The assessment tool used will be a Likert Scale which allows for quantitative analysis of qualitative information.

As one study recently states "there is growing recognition of the value of conducting qualitative research with trials in health research" (Drabble, O'Cathain, Thomas, Rudolph, Hewison, 2014, p. 1) and since this project not only seeks to determine whether early testing can be effective in lowering the incidence of CKD, but to also address a more positive approach during testing, it makes sense to determine whether participants are positive or negative in general towards medical treatments. Additionally, "mixed-method designs are particularly useful in circumstances that require insights at a deeper level than traditional quantitative survey research can offer- for example, understanding why clinical trial participants may or may not adhere to study protocols or use study products as instructed" (Penman-Aguilar, Macaluso, Peacock, Snead, Posner, 2014, p. 96).

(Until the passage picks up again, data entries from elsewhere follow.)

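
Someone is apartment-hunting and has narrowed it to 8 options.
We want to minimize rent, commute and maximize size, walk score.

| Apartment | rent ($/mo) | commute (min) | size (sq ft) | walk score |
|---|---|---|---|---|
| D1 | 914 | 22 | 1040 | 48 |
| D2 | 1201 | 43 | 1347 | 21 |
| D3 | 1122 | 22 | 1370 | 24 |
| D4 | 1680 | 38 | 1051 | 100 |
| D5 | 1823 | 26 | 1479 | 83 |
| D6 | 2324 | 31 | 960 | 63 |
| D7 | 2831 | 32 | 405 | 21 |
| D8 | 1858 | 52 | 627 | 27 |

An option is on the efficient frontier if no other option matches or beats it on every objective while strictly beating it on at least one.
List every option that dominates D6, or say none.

D5

D5: rent 1823≤2324, commute 26≤31, size 1479≥960, walk score 83≥63 — dominates D6.
Others (D1, D2, D3, D4, D7, D8) are each worse than D6 on at least one objective.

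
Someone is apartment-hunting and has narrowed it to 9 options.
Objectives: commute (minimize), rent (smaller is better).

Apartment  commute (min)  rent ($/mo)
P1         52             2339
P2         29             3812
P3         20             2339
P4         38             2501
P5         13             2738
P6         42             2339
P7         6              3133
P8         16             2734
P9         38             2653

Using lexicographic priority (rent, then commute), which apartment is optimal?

First minimize rent: best is 2339, kept {P1, P3, P6}.
Then minimize commute: best is 20, kept {P3}.

P3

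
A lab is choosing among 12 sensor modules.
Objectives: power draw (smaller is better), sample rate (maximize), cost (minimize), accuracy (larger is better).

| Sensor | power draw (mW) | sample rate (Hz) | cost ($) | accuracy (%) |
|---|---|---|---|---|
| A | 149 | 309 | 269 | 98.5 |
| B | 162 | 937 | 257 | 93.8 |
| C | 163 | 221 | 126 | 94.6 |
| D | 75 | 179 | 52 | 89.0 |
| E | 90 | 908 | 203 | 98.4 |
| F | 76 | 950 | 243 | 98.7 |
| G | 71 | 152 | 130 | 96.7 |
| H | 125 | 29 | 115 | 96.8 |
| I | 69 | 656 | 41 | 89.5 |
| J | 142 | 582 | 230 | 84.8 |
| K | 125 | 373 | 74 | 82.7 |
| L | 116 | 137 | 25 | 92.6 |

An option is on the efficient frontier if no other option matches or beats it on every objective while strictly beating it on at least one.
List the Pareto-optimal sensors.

A: dominated by F (power draw 76≤149, sample rate 950≥309, cost 243≤269, accuracy 98.7≥98.5).
B: dominated by F (power draw 76≤162, sample rate 950≥937, cost 243≤257, accuracy 98.7≥93.8).
C: not dominated.
D: dominated by I (power draw 69≤75, sample rate 656≥179, cost 41≤52, accuracy 89.5≥89.0).
E: not dominated.
F: not dominated (best sample rate).
G: not dominated.
H: not dominated.
I: not dominated (best power draw).
J: dominated by E (power draw 90≤142, sample rate 908≥582, cost 203≤230, accuracy 98.4≥84.8).
K: dominated by I (power draw 69≤125, sample rate 656≥373, cost 41≤74, accuracy 89.5≥82.7).
L: not dominated (best cost).

C, E, F, G, H, I, L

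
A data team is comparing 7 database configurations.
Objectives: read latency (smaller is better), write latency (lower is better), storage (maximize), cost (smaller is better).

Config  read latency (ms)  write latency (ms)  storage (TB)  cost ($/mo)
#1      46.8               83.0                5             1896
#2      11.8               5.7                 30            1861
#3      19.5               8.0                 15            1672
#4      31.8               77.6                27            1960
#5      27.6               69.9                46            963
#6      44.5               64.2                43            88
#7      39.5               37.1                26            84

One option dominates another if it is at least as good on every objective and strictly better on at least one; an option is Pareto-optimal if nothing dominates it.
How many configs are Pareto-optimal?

5

#1: dominated by #2 (read latency 11.8≤46.8, write latency 5.7≤83.0, storage 30≥5, cost 1861≤1896).
#2: not dominated (best read latency).
#3: not dominated.
#4: dominated by #2 (read latency 11.8≤31.8, write latency 5.7≤77.6, storage 30≥27, cost 1861≤1960).
#5: not dominated (best storage).
#6: not dominated.
#7: not dominated (best cost).
Pareto-optimal: #2, #3, #5, #6, #7 → 5.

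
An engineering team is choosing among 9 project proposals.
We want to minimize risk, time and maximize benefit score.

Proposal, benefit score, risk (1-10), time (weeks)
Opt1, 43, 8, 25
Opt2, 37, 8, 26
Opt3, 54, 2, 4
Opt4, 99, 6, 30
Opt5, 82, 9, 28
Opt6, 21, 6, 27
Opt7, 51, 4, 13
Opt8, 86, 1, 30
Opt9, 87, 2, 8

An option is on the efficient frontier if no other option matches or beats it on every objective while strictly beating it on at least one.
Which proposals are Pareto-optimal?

Opt1: dominated by Opt3 (benefit score 54≥43, risk 2≤8, time 4≤25).
Opt2: dominated by Opt1 (benefit score 43≥37, risk 8≤8, time 25≤26).
Opt3: not dominated (best time).
Opt4: not dominated (best benefit score).
Opt5: dominated by Opt9 (benefit score 87≥82, risk 2≤9, time 8≤28).
Opt6: dominated by Opt3 (benefit score 54≥21, risk 2≤6, time 4≤27).
Opt7: dominated by Opt3 (benefit score 54≥51, risk 2≤4, time 4≤13).
Opt8: not dominated (best risk).
Opt9: not dominated.

Opt3, Opt4, Opt8, Opt9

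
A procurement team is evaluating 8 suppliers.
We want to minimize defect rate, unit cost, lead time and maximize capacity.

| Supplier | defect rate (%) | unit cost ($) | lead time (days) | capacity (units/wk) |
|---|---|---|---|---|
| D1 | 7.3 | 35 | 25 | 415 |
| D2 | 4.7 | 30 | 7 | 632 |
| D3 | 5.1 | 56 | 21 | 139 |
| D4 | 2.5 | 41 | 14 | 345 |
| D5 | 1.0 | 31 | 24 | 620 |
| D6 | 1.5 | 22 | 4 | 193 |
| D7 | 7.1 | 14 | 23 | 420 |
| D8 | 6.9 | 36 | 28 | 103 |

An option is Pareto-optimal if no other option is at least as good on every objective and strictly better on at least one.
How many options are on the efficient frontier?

D1: dominated by D2 (defect rate 4.7≤7.3, unit cost 30≤35, lead time 7≤25, capacity 632≥415).
D2: not dominated (best capacity).
D3: dominated by D2 (defect rate 4.7≤5.1, unit cost 30≤56, lead time 7≤21, capacity 632≥139).
D4: not dominated.
D5: not dominated (best defect rate).
D6: not dominated (best lead time).
D7: not dominated (best unit cost).
D8: dominated by D2 (defect rate 4.7≤6.9, unit cost 30≤36, lead time 7≤28, capacity 632≥103).
Pareto-optimal: D2, D4, D5, D6, D7 → 5.

5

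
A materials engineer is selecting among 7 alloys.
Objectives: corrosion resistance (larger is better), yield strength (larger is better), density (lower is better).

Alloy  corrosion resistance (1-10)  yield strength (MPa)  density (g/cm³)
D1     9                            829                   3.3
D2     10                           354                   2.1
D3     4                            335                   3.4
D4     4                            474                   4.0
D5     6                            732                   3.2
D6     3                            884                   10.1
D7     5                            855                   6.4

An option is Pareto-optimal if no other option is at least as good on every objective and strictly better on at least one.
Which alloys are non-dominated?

D1, D2, D5, D6, D7

D1: not dominated.
D2: not dominated (best corrosion resistance).
D3: dominated by D1 (corrosion resistance 9≥4, yield strength 829≥335, density 3.3≤3.4).
D4: dominated by D1 (corrosion resistance 9≥4, yield strength 829≥474, density 3.3≤4.0).
D5: not dominated.
D6: not dominated (best yield strength).
D7: not dominated.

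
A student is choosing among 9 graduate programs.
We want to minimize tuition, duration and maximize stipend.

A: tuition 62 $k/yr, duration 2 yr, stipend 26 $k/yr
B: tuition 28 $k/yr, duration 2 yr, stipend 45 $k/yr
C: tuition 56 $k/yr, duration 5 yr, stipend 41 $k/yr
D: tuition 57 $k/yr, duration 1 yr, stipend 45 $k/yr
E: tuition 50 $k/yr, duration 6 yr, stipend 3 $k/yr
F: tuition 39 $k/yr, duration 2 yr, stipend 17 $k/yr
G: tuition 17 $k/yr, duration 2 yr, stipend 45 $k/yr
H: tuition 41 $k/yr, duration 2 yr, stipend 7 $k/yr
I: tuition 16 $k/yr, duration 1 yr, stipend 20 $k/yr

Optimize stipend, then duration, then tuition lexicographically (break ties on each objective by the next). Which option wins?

D

First maximize stipend: best is 45, kept {B, D, G}.
Then minimize duration: best is 1, kept {D}.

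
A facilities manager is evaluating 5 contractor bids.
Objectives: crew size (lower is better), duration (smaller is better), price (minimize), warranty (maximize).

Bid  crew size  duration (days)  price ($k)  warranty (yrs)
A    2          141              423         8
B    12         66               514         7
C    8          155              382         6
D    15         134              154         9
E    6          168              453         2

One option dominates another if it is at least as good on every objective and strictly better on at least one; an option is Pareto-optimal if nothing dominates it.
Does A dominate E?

Yes

A vs E: crew size 2≤6, duration 141≤168, price 423≤453, warranty 8≥2 — A is at least as good on every objective with at least one strict improvement.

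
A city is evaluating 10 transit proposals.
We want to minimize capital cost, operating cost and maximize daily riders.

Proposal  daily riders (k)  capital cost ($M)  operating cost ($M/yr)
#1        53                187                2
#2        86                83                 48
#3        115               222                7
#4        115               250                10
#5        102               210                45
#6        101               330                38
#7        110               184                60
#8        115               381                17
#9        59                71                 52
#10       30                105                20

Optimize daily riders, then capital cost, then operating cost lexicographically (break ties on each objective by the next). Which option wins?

First maximize daily riders: best is 115, kept {#3, #4, #8}.
Then minimize capital cost: best is 222, kept {#3}.

#3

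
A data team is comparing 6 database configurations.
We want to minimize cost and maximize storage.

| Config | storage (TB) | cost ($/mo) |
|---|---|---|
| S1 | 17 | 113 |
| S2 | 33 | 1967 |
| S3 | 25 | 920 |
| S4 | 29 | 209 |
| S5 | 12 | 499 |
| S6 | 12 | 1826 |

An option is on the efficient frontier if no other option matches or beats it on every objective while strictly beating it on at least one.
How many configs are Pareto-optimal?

S1: not dominated (best cost).
S2: not dominated (best storage).
S3: dominated by S4 (storage 29≥25, cost 209≤920).
S4: not dominated.
S5: dominated by S1 (storage 17≥12, cost 113≤499).
S6: dominated by S1 (storage 17≥12, cost 113≤1826).
Pareto-optimal: S1, S2, S4 → 3.

3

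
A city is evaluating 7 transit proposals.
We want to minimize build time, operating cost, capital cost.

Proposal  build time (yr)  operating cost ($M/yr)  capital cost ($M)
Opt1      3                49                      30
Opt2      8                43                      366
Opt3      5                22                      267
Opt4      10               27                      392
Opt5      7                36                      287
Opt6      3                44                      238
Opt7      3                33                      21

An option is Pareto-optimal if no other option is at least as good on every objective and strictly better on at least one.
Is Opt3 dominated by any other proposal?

No

Opt1: worse on operating cost (49 vs 22).
Opt2: worse on build time (8 vs 5).
Opt4: worse on build time (10 vs 5).
Opt5: worse on build time (7 vs 5).
Opt6: worse on operating cost (44 vs 22).
Opt7: worse on operating cost (33 vs 22).
No option is at least as good as Opt3 on every objective and strictly better on one.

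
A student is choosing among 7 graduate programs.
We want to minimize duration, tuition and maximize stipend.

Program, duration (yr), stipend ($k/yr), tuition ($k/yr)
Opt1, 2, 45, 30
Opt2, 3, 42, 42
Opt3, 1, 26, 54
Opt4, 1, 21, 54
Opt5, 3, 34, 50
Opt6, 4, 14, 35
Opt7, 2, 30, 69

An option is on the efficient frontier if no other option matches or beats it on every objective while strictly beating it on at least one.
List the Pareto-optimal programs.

Opt1, Opt3

Opt1: not dominated (best stipend).
Opt2: dominated by Opt1 (duration 2≤3, stipend 45≥42, tuition 30≤42).
Opt3: not dominated.
Opt4: dominated by Opt3 (duration 1≤1, stipend 26≥21, tuition 54≤54).
Opt5: dominated by Opt1 (duration 2≤3, stipend 45≥34, tuition 30≤50).
Opt6: dominated by Opt1 (duration 2≤4, stipend 45≥14, tuition 30≤35).
Opt7: dominated by Opt1 (duration 2≤2, stipend 45≥30, tuition 30≤69).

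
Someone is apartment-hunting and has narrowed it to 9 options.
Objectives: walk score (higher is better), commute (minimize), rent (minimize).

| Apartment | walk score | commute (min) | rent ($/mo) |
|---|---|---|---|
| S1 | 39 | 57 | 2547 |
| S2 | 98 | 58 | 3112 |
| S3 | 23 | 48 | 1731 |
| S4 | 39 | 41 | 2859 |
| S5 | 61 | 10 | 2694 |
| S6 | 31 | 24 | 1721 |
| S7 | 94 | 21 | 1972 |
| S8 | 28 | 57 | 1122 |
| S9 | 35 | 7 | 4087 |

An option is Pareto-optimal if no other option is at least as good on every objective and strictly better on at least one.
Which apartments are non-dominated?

S2, S5, S6, S7, S8, S9

S1: dominated by S7 (walk score 94≥39, commute 21≤57, rent 1972≤2547).
S2: not dominated (best walk score).
S3: dominated by S6 (walk score 31≥23, commute 24≤48, rent 1721≤1731).
S4: dominated by S5 (walk score 61≥39, commute 10≤41, rent 2694≤2859).
S5: not dominated.
S6: not dominated.
S7: not dominated.
S8: not dominated (best rent).
S9: not dominated (best commute).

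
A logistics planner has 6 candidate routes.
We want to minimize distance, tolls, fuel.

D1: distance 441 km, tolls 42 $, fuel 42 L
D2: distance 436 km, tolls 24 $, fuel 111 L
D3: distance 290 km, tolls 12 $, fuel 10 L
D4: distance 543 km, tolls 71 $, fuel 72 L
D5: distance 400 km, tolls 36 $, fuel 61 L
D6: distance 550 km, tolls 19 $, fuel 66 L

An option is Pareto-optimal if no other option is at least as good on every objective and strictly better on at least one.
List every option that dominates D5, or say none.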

One reason for gathering qualitative data is that studies have shown just how important it is that patients have positive thinking. "People who use positive thinking to repair negative mood rated cold water induced pain as less intensive and less unpleasant" (Kokonvei, Urban, Reinhardt, Jozan, Demetrovics, 2014, p. 589) and if that is true, then perhaps the power of positive thinking can also play a part in whether treatments for CKD are more effective or not. After all, the same Kokonvei et al. study showed that "from a clinical perspective, maladaptive emotion regulation refers to a persistent pattern of deficits, which may affect the full range of emotional processing, including experiencing and expressing genuine emotions" (p. 590).

Gathering the data will take place over a 5-day period at the clinic. Each patient that enters the clinic during that timeframe will be afforded the opportunity to participate, but will not be coerced or manipulated into doing so. The researcher wishes this to be a truly random exercise, and eliminating as much bias as possible. Of course, garnering information from individuals entering the medical clinic will in itself be a bias, since it will already be known that each patient will be there for a specific medical purpose.

The researcher will necessarily have to consider that bias during the course of the project, but it should not be an overwhelming concern. Bias is almost always a concern in every study conducted, and the researcher will bear in mind the natural bias towards showing that data reflects what the researcher desires it to reflect.